U Ba’s question foreshadows the author’s thematic pursuits, particularly Conquering Fear and finding Lost Loved Ones. One can describe most of the characters as either embodying love or fear. Tin, the protagonist, is torn between these two emotions in the first two parts of the novel. Though he loves his mother and wants to be loved in return, her desertion leaves emotional wounds that reopen whenever he feels abandoned. Like her father, Julia also experienced abandonment from a cherished parent and must choose between a life of love or fear.
To an extent, Part 1 focuses on characters who are discontent. Julia seeks closure regarding her father’s disappearance. On the day of Tin’s disappearance, she asked her mother Judith if she was concerned, at which she scoffed. In striving to understand her parents’ relationship, Julia learns her grandparents never forgave her mother for marrying a man of color. The absence of emotional intimacy between her parents only increased over the years.
When U Ba takes over the storyline, he, too, speaks of people who are discontent. Mya Mya, Tin’s mother, decides that her newborn son will only bring suffering. U Ba describes Tin’s father as having abandoned his attempt to unify his family, emotionally and physically drifting away from them. Though initially innocent, obedient, and loving, young Tin’s ability to trust is torn away by his mother’s desertion. When he completely loses his sight, he cannot even negotiate his way around his home and yard.

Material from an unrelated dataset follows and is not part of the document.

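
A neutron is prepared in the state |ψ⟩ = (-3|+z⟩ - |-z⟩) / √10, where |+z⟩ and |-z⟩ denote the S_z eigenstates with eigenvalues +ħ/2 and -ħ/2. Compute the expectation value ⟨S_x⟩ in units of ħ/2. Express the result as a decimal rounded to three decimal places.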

Sendker extends this air of discontent to Julia’s perception of Kalaw. She considers it a desolate, remote village. For Julia, questions equate to doubt and doubt equates to discontent. She questions her reasons for coming to Burma. She questions the veracity of U Ba, a stranger, who made a promise to tell her a story (which she eventually links to her father). All her questions culminate in Chapter 15, when Julia recalls her favorite fairytale of a princess and prince whose unrequited love results in their deaths. The smoke from their funeral pyres, burning on opposite sides of a river, entwines. Julia’s parents argued about whether the story has a happy or unhappy ending; Julia herself remains uncertain. Looking for her father 20 years later in Kalaw, she faces profound uncertainty once more.